Je me perds dans les chiffres, dans les graphiques, dans les stratégies. Mais rien ne parvient à occulter cette question qui me tourmente depuis des heures : pourquoi moi ? Pourquoi est-ce qu'il insiste tant pour que je sois impliquée dans chaque projet ? Et surtout, pourquoi ce regard, comme s'il attendait quelque chose de moi ?
Je suis interrompue dans mes pensées par un message qui apparaît sur mon écran. Un email d'Alexandre.
Objet : Dîner.
Camille,
Je veux discuter de la campagne plus en détail ce soir. Sois prête à 20h, à mon appartement. Nous ferons une pause dans le travail, mais je t'attends pour clarifier quelques points.
Alexandre Leroy
Je reste là, immobile, à fixer l'écran. Le message est simple, direct, presque froid. Mais la mention de son appartement me perturbe. Est-ce une réunion professionnelle, ou une invitation plus personnelle ? Une partie de moi hésite. Je sais que je devrais refuser, que ça pourrait être une mauvaise idée. Mais l'autre partie, plus curieuse et désireuse de comprendre, me pousse à accepter.
Je prends une profonde inspiration et réponds rapidement.
Réponse :
Je serai là à 20h. Camille.
Le message est envoyé. Et soudain, je me sens envahie par une vague de stress. Est-ce la bonne chose à faire ? Est-ce que je me perds dans quelque chose que je ne peux pas contrôler ?
Je m'efforce de rester calme en attendant la soirée. Toute la journée, je vais de réunion en réunion, mon esprit constamment distrait par ce dîner à venir. Théo, de son côté, semble aussi s'être rapproché de moi. Il vient me parler plus fréquemment, me posant des questions sur mon travail et faisant des allusions à Alexandre, toujours avec ce même sourire en coin. Je ne sais plus si c'est de la sincérité ou du jeu.
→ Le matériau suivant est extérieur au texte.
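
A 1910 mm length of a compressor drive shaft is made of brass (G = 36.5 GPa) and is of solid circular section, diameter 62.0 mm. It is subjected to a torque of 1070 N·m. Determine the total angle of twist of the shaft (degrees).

2.21°

J = πd⁴/32 = π(0.0620)⁴/32 = 1.451×10^-6 m⁴.
θ = T·L/(G·J) = 1070 × 1.91 / (36.5×10⁹ × 1.451×10^-6) = 0.03860 rad.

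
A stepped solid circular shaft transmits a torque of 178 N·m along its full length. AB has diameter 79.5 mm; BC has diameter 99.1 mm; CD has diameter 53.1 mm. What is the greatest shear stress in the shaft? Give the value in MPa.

6.05 MPa

Under the same torque, τ_max = 16T/(πd³) is largest where d is smallest — segment CD (d = 53.1 mm).
τ_max = 16·178.0/(π·(0.0531)³) = 6.055×10^6 Pa.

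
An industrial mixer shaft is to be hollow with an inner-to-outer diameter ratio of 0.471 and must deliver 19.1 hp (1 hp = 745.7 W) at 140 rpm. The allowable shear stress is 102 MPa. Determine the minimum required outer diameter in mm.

37.1 mm

ω = 2π·140/60 = 14.66 rad/s, so T = P/ω = 19.1×745.7 / 14.66 = 971.5 N·m.
For a hollow shaft with d_i/d_o = 0.471: τ_max = 16T/(π d_o³ (1−k⁴)), so d_o = [16T/(π τ_allow (1−k⁴))]^(1/3) = [16·971.5/(π·1.02×10^8·0.9508)]^(1/3) = 0.03709 m.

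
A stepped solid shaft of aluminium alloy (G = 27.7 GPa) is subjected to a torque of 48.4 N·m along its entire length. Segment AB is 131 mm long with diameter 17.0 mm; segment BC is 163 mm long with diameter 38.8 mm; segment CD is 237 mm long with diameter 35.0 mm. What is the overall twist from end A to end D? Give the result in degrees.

J_AB = π(0.0170)⁴/32 = 8.20×10^-9 m⁴; J_BC = π(0.0388)⁴/32 = 2.22×10^-7 m⁴; J_CD = π(0.0350)⁴/32 = 1.47×10^-7 m⁴.
θ = (T/G)·Σ L_i/J_i = (48.40/27.7×10⁹)·(0.131/8.20×10^-9 + 0.163/2.22×10^-7 + 0.237/1.47×10^-7) = 0.03201 rad.

1.83°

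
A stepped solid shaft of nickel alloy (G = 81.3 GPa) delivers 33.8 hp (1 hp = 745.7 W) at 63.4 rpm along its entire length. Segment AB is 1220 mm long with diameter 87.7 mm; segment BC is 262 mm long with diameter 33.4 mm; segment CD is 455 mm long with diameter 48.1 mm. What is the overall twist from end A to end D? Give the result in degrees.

ω = 2π·63.4/60 = 6.639 rad/s, so T = P/ω = 33.8×745.7 / 6.639 = 3796 N·m.
J_AB = π(0.0877)⁴/32 = 5.81×10^-6 m⁴; J_BC = π(0.0334)⁴/32 = 1.22×10^-7 m⁴; J_CD = π(0.0481)⁴/32 = 5.26×10^-7 m⁴.
θ = (T/G)·Σ L_i/J_i = (3796/81.3×10⁹)·(1.22/5.81×10^-6 + 0.262/1.22×10^-7 + 0.455/5.26×10^-7) = 0.1504 rad.

8.62°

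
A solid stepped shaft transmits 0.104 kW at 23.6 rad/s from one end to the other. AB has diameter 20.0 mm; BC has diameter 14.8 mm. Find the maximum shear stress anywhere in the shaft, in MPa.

ω = 23.6 rad/s, so T = P/ω = 0.104×10³ / 23.60 = 4.407 N·m.
Under the same torque, τ_max = 16T/(πd³) is largest where d is smallest — segment BC (d = 14.8 mm).
τ_max = 16·4.407/(π·(0.0148)³) = 6.923×10^6 Pa.

6.92 MPa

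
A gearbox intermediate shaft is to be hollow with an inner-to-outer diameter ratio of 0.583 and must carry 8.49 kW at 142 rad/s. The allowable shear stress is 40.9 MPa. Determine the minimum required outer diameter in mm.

ω = 142 rad/s, so T = P/ω = 8.49×10³ / 142.0 = 59.79 N·m.
For a hollow shaft with d_i/d_o = 0.583: τ_max = 16T/(π d_o³ (1−k⁴)), so d_o = [16T/(π τ_allow (1−k⁴))]^(1/3) = [16·59.79/(π·4.09×10^7·0.8845)]^(1/3) = 0.02034 m.

20.3 mm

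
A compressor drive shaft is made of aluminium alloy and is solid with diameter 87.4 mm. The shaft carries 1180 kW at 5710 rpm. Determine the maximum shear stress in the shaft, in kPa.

ω = 2π·5710/60 = 597.9 rad/s, so T = P/ω = 1180×10³ / 597.9 = 1973 N·m.
J = πd⁴/32 = π(0.0874)⁴/32 = 5.729×10^-6 m⁴.
τ_max = T·r/J = 1973 × 0.0437 / 5.729×10^-6 = 1.505×10^7 Pa.

15100 kPa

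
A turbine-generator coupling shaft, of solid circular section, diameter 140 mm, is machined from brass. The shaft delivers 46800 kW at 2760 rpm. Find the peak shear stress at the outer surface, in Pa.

3.01e8 Pa

ω = 2π·2760/60 = 289.0 rad/s, so T = P/ω = 46800×10³ / 289.0 = 161900 N·m.
J = πd⁴/32 = π(0.140)⁴/32 = 3.771×10^-5 m⁴.
τ_max = T·r/J = 161900 × 0.0700 / 3.771×10^-5 = 3.005×10^8 Pa.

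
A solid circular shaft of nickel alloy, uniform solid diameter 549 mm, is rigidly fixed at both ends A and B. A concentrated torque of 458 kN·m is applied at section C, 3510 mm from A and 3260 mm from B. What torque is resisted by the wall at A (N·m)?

With uniform GJ and both ends fixed, compatibility θ_AC = θ_CB gives T_A·a = T_B·b, together with T_A + T_B = T₀.
T_A = T₀·b/(a+b) = 458000·3260/6770 = 220500 N·m; T_B = 237500 N·m.

221000 N·m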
La soirée finit par arriver. Je rentre chez moi, prends une douche rapide et m'habille avec soin. Rien de trop extravagant, mais suffisamment élégant pour donner l'impression que j'ai pris le temps de réfléchir à ce moment. Un jean noir, un chemisier en soie, des talons discrets. Rien qui puisse trahir mon nervosisme.
Je quitte mon appartement une demi-heure avant l'heure prévue, m'assurant d'arriver à l'heure exacte. Je prends un taxi pour le trajet, les mains moites et le cœur battant. Mon esprit ne cesse de divaguer, cherchant des réponses que je ne trouve pas. Que veut-il vraiment de moi ? Que se cache-t-il derrière cette invitation ? Et surtout, est-ce que je peux encore ignorer tout ce qu'il représente ?
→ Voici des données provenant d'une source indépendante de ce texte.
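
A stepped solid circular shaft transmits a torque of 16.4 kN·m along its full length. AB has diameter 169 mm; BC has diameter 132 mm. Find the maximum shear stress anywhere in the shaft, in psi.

Under the same torque, τ_max = 16T/(πd³) is largest where d is smallest — segment BC (d = 132 mm).
τ_max = 16·16400/(π·(0.132)³) = 3.632×10^7 Pa.

5270 psi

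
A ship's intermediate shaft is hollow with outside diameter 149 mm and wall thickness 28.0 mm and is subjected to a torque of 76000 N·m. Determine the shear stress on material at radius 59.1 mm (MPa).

109 MPa

J = π(d_o⁴ − d_i⁴)/32 = π(0.149⁴ − 0.0930⁴)/32 = 4.104×10^-5 m⁴.
Shear stress varies linearly with radius: τ = T·r/J = 76000 × 0.0591 / 4.104×10^-5 = 1.094×10^8 Pa.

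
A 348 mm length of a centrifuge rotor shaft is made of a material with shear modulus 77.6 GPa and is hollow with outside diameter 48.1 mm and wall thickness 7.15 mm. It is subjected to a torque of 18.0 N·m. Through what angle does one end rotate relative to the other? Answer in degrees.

0.0116°

J = π(d_o⁴ − d_i⁴)/32 = π(0.0481⁴ − 0.0338⁴)/32 = 3.974×10^-7 m⁴.
θ = T·L/(G·J) = 18.00 × 0.348 / (77.6×10⁹ × 3.974×10^-7) = 2.031×10^-4 rad.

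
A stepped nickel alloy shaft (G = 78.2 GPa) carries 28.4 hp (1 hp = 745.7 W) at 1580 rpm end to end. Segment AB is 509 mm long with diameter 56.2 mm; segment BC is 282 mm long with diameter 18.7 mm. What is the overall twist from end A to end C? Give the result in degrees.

2.25°

ω = 2π·1580/60 = 165.5 rad/s, so T = P/ω = 28.4×745.7 / 165.5 = 128.0 N·m.
J_AB = π(0.0562)⁴/32 = 9.79×10^-7 m⁴; J_BC = π(0.0187)⁴/32 = 1.20×10^-8 m⁴.
θ = (T/G)·Σ L_i/J_i = (128.0/78.2×10⁹)·(0.509/9.79×10^-7 + 0.282/1.20×10^-8) = 0.03930 rad.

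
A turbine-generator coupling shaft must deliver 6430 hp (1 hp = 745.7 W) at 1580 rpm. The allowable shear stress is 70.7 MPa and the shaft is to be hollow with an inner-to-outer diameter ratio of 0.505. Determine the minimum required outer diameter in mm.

ω = 2π·1580/60 = 165.5 rad/s, so T = P/ω = 6430×745.7 / 165.5 = 28980 N·m.
For a hollow shaft with d_i/d_o = 0.505: τ_max = 16T/(π d_o³ (1−k⁴)), so d_o = [16T/(π τ_allow (1−k⁴))]^(1/3) = [16·28980/(π·7.07×10^7·0.9350)]^(1/3) = 0.1307 m.

131 mm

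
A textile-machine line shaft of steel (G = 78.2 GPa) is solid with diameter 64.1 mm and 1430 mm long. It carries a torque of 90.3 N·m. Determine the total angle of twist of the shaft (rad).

9.96e-4 rad

J = πd⁴/32 = π(0.0641)⁴/32 = 1.657×10^-6 m⁴.
θ = T·L/(G·J) = 90.30 × 1.43 / (78.2×10⁹ × 1.657×10^-6) = 9.963×10^-4 rad.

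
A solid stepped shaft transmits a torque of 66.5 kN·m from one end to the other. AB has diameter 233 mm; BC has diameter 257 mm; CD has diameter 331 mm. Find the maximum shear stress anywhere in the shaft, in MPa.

26.8 MPa

Under the same torque, τ_max = 16T/(πd³) is largest where d is smallest — segment AB (d = 233 mm).
τ_max = 16·66500/(π·(0.233)³) = 2.677×10^7 Pa.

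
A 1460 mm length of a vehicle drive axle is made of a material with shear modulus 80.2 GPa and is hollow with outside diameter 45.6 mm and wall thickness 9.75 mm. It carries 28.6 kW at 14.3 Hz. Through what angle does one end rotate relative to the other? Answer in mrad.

ω = 2π·14.3 = 89.85 rad/s, so T = P/ω = 28.6×10³ / 89.85 = 318.3 N·m.
J = π(d_o⁴ − d_i⁴)/32 = π(0.0456⁴ − 0.0261⁴)/32 = 3.789×10^-7 m⁴.
θ = T·L/(G·J) = 318.3 × 1.46 / (80.2×10⁹ × 3.789×10^-7) = 0.01529 rad.

15.3 mrad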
Arrivée devant son immeuble, je prends une grande inspiration avant de pousser la porte. L'interphone répond immédiatement.
- Oui ?
- C'est Camille... je suis là pour... la réunion.
- Monte au dernier étage.
Je n'ai même pas le temps de répondre qu'il a déjà coupé. Je prends l'ascenseur, mon estomac se serrant à chaque étage. Quand les portes s'ouvrent, je me retrouve dans un long couloir sombre, éclairé uniquement par des lumières tamisées. Le décor est chic mais sobre, minimaliste. Une grande porte en bois massif se trouve au bout du couloir. Je me dirige vers elle et frappe doucement.
- Entre.
Sa voix résonne à travers la porte, autoritaire mais calme. Je prends une dernière inspiration et pousse la porte.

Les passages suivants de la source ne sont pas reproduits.